When $A, B$ are the real/imaginary parts of the self adjoint matrix $Q$, what you are calling $2\widetilde{Q}$ is thus unitarily equivalent to a block sum of $Q := A+Bi$ and $A - Bi$, the entrywise complex conjugate of $Q$ (which I will denote by $\overline{Q}$). But the matrix $\overline{Q}$ is also self-adjoint (because $Q$ is), and has the same eigenvalues (with the same multiplicities) as $Q$. This is because complex conjugation maps each eigenspace for $Q$ onto an eigenspace for $\overline{Q}$ corresponding to the same eigenvalue (the eigenvalues of self adjoint matrices are real, and $Q \xi = \lambda \xi$ with $\lambda$ real iff $\overline{Q} \overline{\xi} = \lambda \overline{\xi}$, where $\overline{\xi}$ is the entrywise conjugate of the vector $\xi$).

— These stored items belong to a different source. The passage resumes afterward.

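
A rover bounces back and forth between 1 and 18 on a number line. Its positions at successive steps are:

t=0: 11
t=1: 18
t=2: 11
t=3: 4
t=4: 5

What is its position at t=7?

The value travels 7 per step and bounces off the walls at 1 and 18.
  step 5: 5 → 12
  step 6: 12 → 17
  step 7: 17 → 10

10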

Conclusion: the matrices $2 \widetilde{Q}$ and $Q$ have the same eigenvalues (and while it does not affect your problem, the multiplicity of each eigenvalue of $\widetilde{Q}$ is twice that of $Q$).

The desired result follows, e.g. because then one has $\lambda_{\operatorname{max}}(-Q) = \lambda_{\operatorname{max}} (-2\widetilde{Q}) = 2 \lambda_{\operatorname{max}} (-\widetilde{Q})$.

This approach amounts to the same idea as Jos Bergervoet's answer. I post separately because this is too large to be a comment on his answer. Also, the matrix algebra framing may make it slightly easier to see how that there is one part of this setup (i.e., the "block diagonalization" expressed in the first paragraph) that works for any matrices $A$ and $B$ whatsoever, and one part of this setup (that the eigenvalues of $A - Bi$ and $A + Bi$ are the same, second paragraph) where the assumed self-adjointness is "really" being used.